The use of the cloud is no longer being addressed by just the CIO of an organisation. The CEO, CTO and CFO all need to understand the environment.
There are many issues that need to be addressed to ensure your IT services can be met with cloud computing, and to ensure your organisation receives value for money.
It all began …
A few years ago, all the talk in the data centre environment was to do with capacity and environmental issues. Issues like having enough space, power and cooling. These were solved by optimising the facility infrastructure with better engineering principles, like using hot/cold aisles to improve energy efficiency.
Today, the talk is about virtualisation. This enables us to optimise legacy infrastructure and services without having to re-engineer the data centre facility infrastructure.

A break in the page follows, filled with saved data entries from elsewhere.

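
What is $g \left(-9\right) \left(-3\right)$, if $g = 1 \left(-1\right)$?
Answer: $-27$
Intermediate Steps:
$g = -1$
$g \left(-9\right) \left(-3\right) = \left(-1\right) \left(-9\right) \left(-3\right) = 9 \left(-3\right) = -27$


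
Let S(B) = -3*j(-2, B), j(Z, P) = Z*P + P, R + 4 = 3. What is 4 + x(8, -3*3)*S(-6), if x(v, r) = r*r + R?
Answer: -1436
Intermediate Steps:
R = -1 (R = -4 + 3 = -1)
j(Z, P) = P + P*Z (j(Z, P) = P*Z + P = P + P*Z)
S(B) = 3*B (S(B) = -3*B*(1 - 2) = -3*B*(-1) = -(-3)*B = 3*B)
x(v, r) = -1 + r² (x(v, r) = r*r - 1 = r² - 1 = -1 + r²)
4 + x(8, -3*3)*S(-6) = 4 + (-1 + (-3*3)²)*(3*(-6)) = 4 + (-1 + (-9)²)*(-18) = 4 + (-1 + 81)*(-18) = 4 + 80*(-18) = 4 - 1440 = -1436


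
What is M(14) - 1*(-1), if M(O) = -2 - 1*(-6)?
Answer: 5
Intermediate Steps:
M(O) = 4 (M(O) = -2 + 6 = 4)
M(14) - 1*(-1) = 4 - 1*(-1) = 4 + 1 = 5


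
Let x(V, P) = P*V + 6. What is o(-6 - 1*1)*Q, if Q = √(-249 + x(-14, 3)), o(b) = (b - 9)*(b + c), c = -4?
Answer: 176*I*√285 ≈ 2971.2*I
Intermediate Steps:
x(V, P) = 6 + P*V
o(b) = (-9 + b)*(-4 + b) (o(b) = (b - 9)*(b - 4) = (-9 + b)*(-4 + b))
Q = I*√285 (Q = √(-249 + (6 + 3*(-14))) = √(-249 + (6 - 42)) = √(-249 - 36) = √(-285) = I*√285 ≈ 16.882*I)
o(-6 - 1*1)*Q = (36 + (-6 - 1*1)² - 13*(-6 - 1*1))*(I*√285) = (36 + (-6 - 1)² - 13*(-6 - 1))*(I*√285) = (36 + (-7)² - 13*(-7))*(I*√285) = (36 + 49 + 91)*(I*√285) = 176*(I*√285) = 176*I*√285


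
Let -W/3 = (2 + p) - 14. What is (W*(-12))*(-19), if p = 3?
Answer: 6156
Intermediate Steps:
W = 27 (W = -3*((2 + 3) - 14) = -3*(5 - 14) = -3*(-9) = 27)
(W*(-12))*(-19) = (27*(-12))*(-19) = -324*(-19) = 6156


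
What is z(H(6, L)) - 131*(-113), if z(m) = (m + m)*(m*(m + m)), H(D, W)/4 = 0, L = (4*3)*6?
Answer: 14803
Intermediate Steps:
L = 72 (L = 12*6 = 72)
H(D, W) = 0 (H(D, W) = 4*0 = 0)
z(m) = 4*m³ (z(m) = (2*m)*(m*(2*m)) = (2*m)*(2*m²) = 4*m³)
z(H(6, L)) - 131*(-113) = 4*0³ - 131*(-113) = 4*0 + 14803 = 0 + 14803 = 14803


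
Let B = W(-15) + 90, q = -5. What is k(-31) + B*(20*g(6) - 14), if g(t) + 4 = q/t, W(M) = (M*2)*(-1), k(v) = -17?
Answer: -13297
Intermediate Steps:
W(M) = -2*M (W(M) = (2*M)*(-1) = -2*M)
B = 120 (B = -2*(-15) + 90 = 30 + 90 = 120)
g(t) = -4 - 5/t
k(-31) + B*(20*g(6) - 14) = -17 + 120*(20*(-4 - 5/6) - 14) = -17 + 120*(20*(-4 - 5*⅙) - 14) = -17 + 120*(20*(-4 - ⅚) - 14) = -17 + 120*(20*(-29/6) - 14) = -17 + 120*(-290/3 - 14) = -17 + 120*(-332/3) = -17 - 13280 = -13297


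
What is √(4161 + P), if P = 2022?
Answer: 3*√687 ≈ 78.632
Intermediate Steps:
√(4161 + P) = √(4161 + 2022) = √6183 = 3*√687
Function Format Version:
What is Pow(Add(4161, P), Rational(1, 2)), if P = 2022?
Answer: Mul(3, Pow(687, Rational(1, 2))) ≈ 78.632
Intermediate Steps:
Pow(Add(4161, P), Rational(1, 2)) = Pow(Add(4161, 2022), Rational(1, 2)) = Pow(6183, Rational(1, 2)) = Mul(3, Pow(687, Rational(1, 2)))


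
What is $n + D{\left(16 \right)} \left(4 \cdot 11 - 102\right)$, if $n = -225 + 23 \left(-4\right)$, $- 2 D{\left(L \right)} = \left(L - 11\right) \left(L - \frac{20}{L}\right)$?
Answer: $\frac{7287}{4} \approx 1821.8$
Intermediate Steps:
$D{\left(L \right)} = - \frac{\left(-11 + L\right) \left(L - \frac{20}{L}\right)}{2}$ ($D{\left(L \right)} = - \frac{\left(L - 11\right) \left(L - \frac{20}{L}\right)}{2} = - \frac{\left(-11 + L\right) \left(L - \frac{20}{L}\right)}{2}$)
$n = -317$ ($n = -225 - 92 = -317$)
$n + D{\left(16 \right)} \left(4 \cdot 11 - 102\right) = -317 + \frac{-220 + 16 \left(20 - 16^{2} + 11 \cdot 16\right)}{2 \cdot 16} \left(4 \cdot 11 - 102\right) = -317 + \frac{1}{2} \cdot \frac{1}{16} \left(-220 + 16 \left(20 - 256 + 176\right)\right) \left(44 - 102\right) = -317 + \frac{1}{2} \cdot \frac{1}{16} \left(-220 + 16 \left(20 - 256 + 176\right)\right) \left(-58\right) = -317 + \frac{1}{2} \cdot \frac{1}{16} \left(-220 + 16 \left(-60\right)\right) \left(-58\right) = -317 + \frac{1}{2} \cdot \frac{1}{16} \left(-220 - 960\right) \left(-58\right) = -317 + \frac{1}{2} \cdot \frac{1}{16} \left(-1180\right) \left(-58\right) = -317 - - \frac{8555}{4} = -317 + \frac{8555}{4} = \frac{7287}{4}$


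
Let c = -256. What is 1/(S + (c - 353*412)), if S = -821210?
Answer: -1/966902 ≈ -1.0342e-6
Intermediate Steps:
1/(S + (c - 353*412)) = 1/(-821210 + (-256 - 353*412)) = 1/(-821210 + (-256 - 145436)) = 1/(-821210 - 145692) = 1/(-966902) = -1/966902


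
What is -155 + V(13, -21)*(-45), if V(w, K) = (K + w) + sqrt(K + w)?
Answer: 205 - 90*I*sqrt(2) ≈ 205.0 - 127.28*I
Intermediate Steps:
V(w, K) = K + w + sqrt(K + w)
-155 + V(13, -21)*(-45) = -155 + (-21 + 13 + sqrt(-21 + 13))*(-45) = -155 + (-21 + 13 + sqrt(-8))*(-45) = -155 + (-21 + 13 + 2*I*sqrt(2))*(-45) = -155 + (-8 + 2*I*sqrt(2))*(-45) = -155 + (360 - 90*I*sqrt(2)) = 205 - 90*I*sqrt(2)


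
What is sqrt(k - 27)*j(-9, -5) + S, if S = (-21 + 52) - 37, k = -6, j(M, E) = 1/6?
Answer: -6 + I*sqrt(33)/6 ≈ -6.0 + 0.95743*I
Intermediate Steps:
j(M, E) = 1/6
S = -6 (S = 31 - 37 = -6)
sqrt(k - 27)*j(-9, -5) + S = sqrt(-6 - 27)*(1/6) - 6 = sqrt(-33)*(1/6) - 6 = (I*sqrt(33))*(1/6) - 6 = I*sqrt(33)/6 - 6 = -6 + I*sqrt(33)/6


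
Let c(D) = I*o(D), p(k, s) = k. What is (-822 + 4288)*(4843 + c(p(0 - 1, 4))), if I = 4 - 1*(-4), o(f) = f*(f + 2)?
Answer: 16758110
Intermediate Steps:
o(f) = f*(2 + f)
I = 8 (I = 4 + 4 = 8)
c(D) = 8*D*(2 + D) (c(D) = 8*(D*(2 + D)) = 8*D*(2 + D))
(-822 + 4288)*(4843 + c(p(0 - 1, 4))) = (-822 + 4288)*(4843 + 8*(0 - 1)*(2 + (0 - 1))) = 3466*(4843 + 8*(-1)*(2 - 1)) = 3466*(4843 + 8*(-1)*1) = 3466*(4843 - 8) = 3466*4835 = 16758110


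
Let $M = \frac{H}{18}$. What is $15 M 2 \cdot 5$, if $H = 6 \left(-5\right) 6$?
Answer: $-1500$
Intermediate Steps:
$H = -180$ ($H = \left(-30\right) 6 = -180$)
$M = -10$ ($M = - \frac{180}{18} = \left(-180\right) \frac{1}{18} = -10$)
$15 M 2 \cdot 5 = 15 \left(-10\right) 2 \cdot 5 = \left(-150\right) 10 = -1500$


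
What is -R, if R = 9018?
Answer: -9018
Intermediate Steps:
-R = -1*9018 = -9018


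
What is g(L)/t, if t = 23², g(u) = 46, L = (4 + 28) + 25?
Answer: 2/23 ≈ 0.086957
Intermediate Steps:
L = 57 (L = 32 + 25 = 57)
t = 529
g(L)/t = 46/529 = 46*(1/529) = 2/23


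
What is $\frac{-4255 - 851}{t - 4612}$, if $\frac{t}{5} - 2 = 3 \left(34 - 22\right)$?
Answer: $\frac{851}{737} \approx 1.1547$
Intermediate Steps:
$t = 190$ ($t = 10 + 5 \cdot 3 \left(34 - 22\right) = 10 + 5 \cdot 3 \cdot 12 = 10 + 5 \cdot 36 = 10 + 180 = 190$)
$\frac{-4255 - 851}{t - 4612} = \frac{-4255 - 851}{190 - 4612} = - \frac{5106}{-4422} = \left(-5106\right) \left(- \frac{1}{4422}\right) = \frac{851}{737}$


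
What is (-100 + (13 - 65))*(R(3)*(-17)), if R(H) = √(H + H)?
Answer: 2584*√6 ≈ 6329.5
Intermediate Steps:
R(H) = √2*√H (R(H) = √(2*H) = √2*√H)
(-100 + (13 - 65))*(R(3)*(-17)) = (-100 + (13 - 65))*((√2*√3)*(-17)) = (-100 - 52)*(√6*(-17)) = -(-2584)*√6 = 2584*√6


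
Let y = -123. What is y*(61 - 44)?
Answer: -2091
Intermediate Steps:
y*(61 - 44) = -123*(61 - 44) = -123*17 = -2091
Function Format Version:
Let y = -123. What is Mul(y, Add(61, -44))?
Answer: -2091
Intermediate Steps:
Mul(y, Add(61, -44)) = Mul(-123, Add(61, -44)) = Mul(-123, 17) = -2091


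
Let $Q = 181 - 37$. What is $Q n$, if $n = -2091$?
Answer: $-301104$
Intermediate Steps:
$Q = 144$ ($Q = 181 - 37 = 144$)
$Q n = 144 \left(-2091\right) = -301104$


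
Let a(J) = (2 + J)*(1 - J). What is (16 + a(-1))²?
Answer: 324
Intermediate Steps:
a(J) = (1 - J)*(2 + J)
(16 + a(-1))² = (16 + (2 - 1*(-1) - 1*(-1)²))² = (16 + (2 + 1 - 1*1))² = (16 + (2 + 1 - 1))² = (16 + 2)² = 18² = 324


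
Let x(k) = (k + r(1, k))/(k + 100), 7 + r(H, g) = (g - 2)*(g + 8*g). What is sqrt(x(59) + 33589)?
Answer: sqrt(853984230)/159 ≈ 183.79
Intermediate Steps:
r(H, g) = -7 + 9*g*(-2 + g) (r(H, g) = -7 + (g - 2)*(g + 8*g) = -7 + (-2 + g)*(9*g) = -7 + 9*g*(-2 + g))
x(k) = (-7 - 17*k + 9*k**2)/(100 + k) (x(k) = (k + (-7 - 18*k + 9*k**2))/(k + 100) = (-7 - 17*k + 9*k**2)/(100 + k))
sqrt(x(59) + 33589) = sqrt((-7 - 17*59 + 9*59**2)/(100 + 59) + 33589) = sqrt((-7 - 1003 + 9*3481)/159 + 33589) = sqrt((-7 - 1003 + 31329)/159 + 33589) = sqrt((1/159)*30319 + 33589) = sqrt(30319/159 + 33589) = sqrt(5370970/159) = sqrt(853984230)/159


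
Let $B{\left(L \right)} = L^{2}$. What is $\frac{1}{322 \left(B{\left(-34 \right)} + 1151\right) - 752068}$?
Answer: $- \frac{1}{9214} \approx -0.00010853$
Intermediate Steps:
$\frac{1}{322 \left(B{\left(-34 \right)} + 1151\right) - 752068} = \frac{1}{322 \left(\left(-34\right)^{2} + 1151\right) - 752068} = \frac{1}{322 \left(1156 + 1151\right) - 752068} = \frac{1}{322 \cdot 2307 - 752068} = \frac{1}{742854 - 752068} = \frac{1}{-9214} = - \frac{1}{9214}$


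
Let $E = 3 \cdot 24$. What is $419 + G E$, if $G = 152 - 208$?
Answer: $-3613$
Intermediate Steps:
$E = 72$
$G = -56$ ($G = 152 - 208 = -56$)
$419 + G E = 419 - 4032 = -3613$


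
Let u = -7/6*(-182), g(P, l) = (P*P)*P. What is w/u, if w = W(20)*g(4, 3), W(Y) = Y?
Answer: 3840/637 ≈ 6.0283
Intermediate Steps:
g(P, l) = P³ (g(P, l) = P²*P = P³)
u = 637/3 (u = -7*⅙*(-182) = -7/6*(-182) = 637/3 ≈ 212.33)
w = 1280 (w = 20*4³ = 20*64 = 1280)
w/u = 1280/(637/3) = 1280*(3/637) = 3840/637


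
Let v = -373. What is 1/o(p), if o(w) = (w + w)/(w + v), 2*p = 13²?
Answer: -577/338 ≈ -1.7071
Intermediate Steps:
p = 169/2 (p = (½)*13² = (½)*169 = 169/2 ≈ 84.500)
o(w) = 2*w/(-373 + w) (o(w) = (w + w)/(w - 373) = (2*w)/(-373 + w) = 2*w/(-373 + w))
1/o(p) = 1/(2*(169/2)/(-373 + 169/2)) = 1/(2*(169/2)/(-577/2)) = 1/(2*(169/2)*(-2/577)) = 1/(-338/577) = -577/338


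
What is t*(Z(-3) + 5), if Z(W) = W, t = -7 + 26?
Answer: 38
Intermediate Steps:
t = 19
t*(Z(-3) + 5) = 19*(-3 + 5) = 19*2 = 38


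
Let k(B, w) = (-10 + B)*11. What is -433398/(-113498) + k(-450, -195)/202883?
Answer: 271288157/71511847 ≈ 3.7936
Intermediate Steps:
k(B, w) = -110 + 11*B
-433398/(-113498) + k(-450, -195)/202883 = -433398/(-113498) + (-110 + 11*(-450))/202883 = -433398*(-1/113498) + (-110 - 4950)*(1/202883) = 30957/8107 - 5060*1/202883 = 30957/8107 - 220/8821 = 271288157/71511847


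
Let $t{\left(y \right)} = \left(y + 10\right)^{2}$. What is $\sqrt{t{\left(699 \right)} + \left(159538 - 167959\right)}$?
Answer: $2 \sqrt{123565} \approx 703.04$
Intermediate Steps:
$t{\left(y \right)} = \left(10 + y\right)^{2}$
$\sqrt{t{\left(699 \right)} + \left(159538 - 167959\right)} = \sqrt{\left(10 + 699\right)^{2} + \left(159538 - 167959\right)} = \sqrt{709^{2} - 8421} = \sqrt{502681 - 8421} = \sqrt{494260} = 2 \sqrt{123565}$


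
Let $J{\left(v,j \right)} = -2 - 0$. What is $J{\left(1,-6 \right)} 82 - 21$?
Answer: $-185$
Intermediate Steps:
$J{\left(v,j \right)} = -2$ ($J{\left(v,j \right)} = -2 + 0 = -2$)
$J{\left(1,-6 \right)} 82 - 21 = \left(-2\right) 82 - 21 = -164 - 21 = -185$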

This latter development has spawned a whole new IT environment: the cloud.
Cloud services
Clouds are hardware-based hosted services offering computing, network and storage capacity. The key characteristics of the cloud IT infrastructure are:
- it’s highly elastic
- you pay for a service — infrastructure, platform or software.
This means you have a scalable resource that’s paid for as an operations expense rather than a capital expense.
Companies can use this type of infrastructure to deliver services to themselves or their customers when they don’t want to build infrastructure that needs to meet a peak capacity. So you can reduce up-front capital expenditure and, more importantly, the total cost of ownership that’s incurred to meet projected processing demands that may never be realised.
Cloud computing isn’t new, but now we have the technology to exploit it
The concept of cloud computing has been around for many years in the form of grid or utility computing. It’s not until recent years — with the advent of virtualisation products and services such as VMware — that the full potential of the cloud concept is being realised.
Private and public organisations need to apply caution when entering this nebulous, virtual IT environment. The industry is not mature and there are numerous pitfalls that can lead to an underwhelming experience. And that will, invariably, be costly.
Incidents like check-in problems experienced by one of Australia’s domestic air carriers clearly highlight what can occur to any organisation when they use a cloud to supply services.
What do organisations want from a cloud model?
Organisations want:
- a scalable, robust and secure infrastructure
- availability of services when needed
- to pay for what’s used (no stand-by charges)
- to know up-front what they are paying for.
The cloud has obvious benefits — so, why aren’t more organisations using it?
To answer this question, let’s look at some of the barriers organisations face.
Technical barriers
Security and reliability concerns will have to be mitigated and applications re-architected. There is a long road ahead before all of the touch points are fully understood and bedded down.
Organisation barriers
There is a corporate comfort in the way IT is managed and delivered today, with its mature operating and governance standards and processes. Moving to the cloud model will mean changes to how an organisation manages these services, and how it deals with the invisible nature of the way services are delivered and of where its data is stored. There will also be a greater reliance on the quality and functionality of the management tools.
Financial barriers
There needs to be a solid business case for any organisation to move its products and services — its business — to a cloud model.
Legal and security barriers
Throwing data into the cloud means that organisations can have serious issues when it comes to control.
Imagine this scenario:
You have sensitive data (intellectual capital) stored in the cloud. It could sit on any machine in your service provider’s environment.
Another organisation using the same service provider, with data stored on the same machine, commits a felony. The relevant regulatory authority enters the premises of the service provider and confiscates the machine. Your data, being on that machine, is now inaccessible … to be returned at the whim of the authorities. Given some corporate crime cases, that could be several years.
With the virtual and invisible nature of information in the cloud, the biggest risk is jurisdiction. Because your data could be replicated globally, if there is a dispute or breach that involves your data, under which law will the dispute or breach be resolved?
What else do I need to consider before using cloud computing?
The difficulty in sourcing public, and to a lesser extent private, cloud services cannot be lightly dismissed. It’s a matter of addressing a range of issues and understanding:
- your own immediate IT environment
- your networking, applications and storage needs
- governance, probity and contract issues
- legal issues.
By understanding these core issues and, more importantly, identifying the risk, you’ll determine whether the cloud is right for your organisation and its requirements.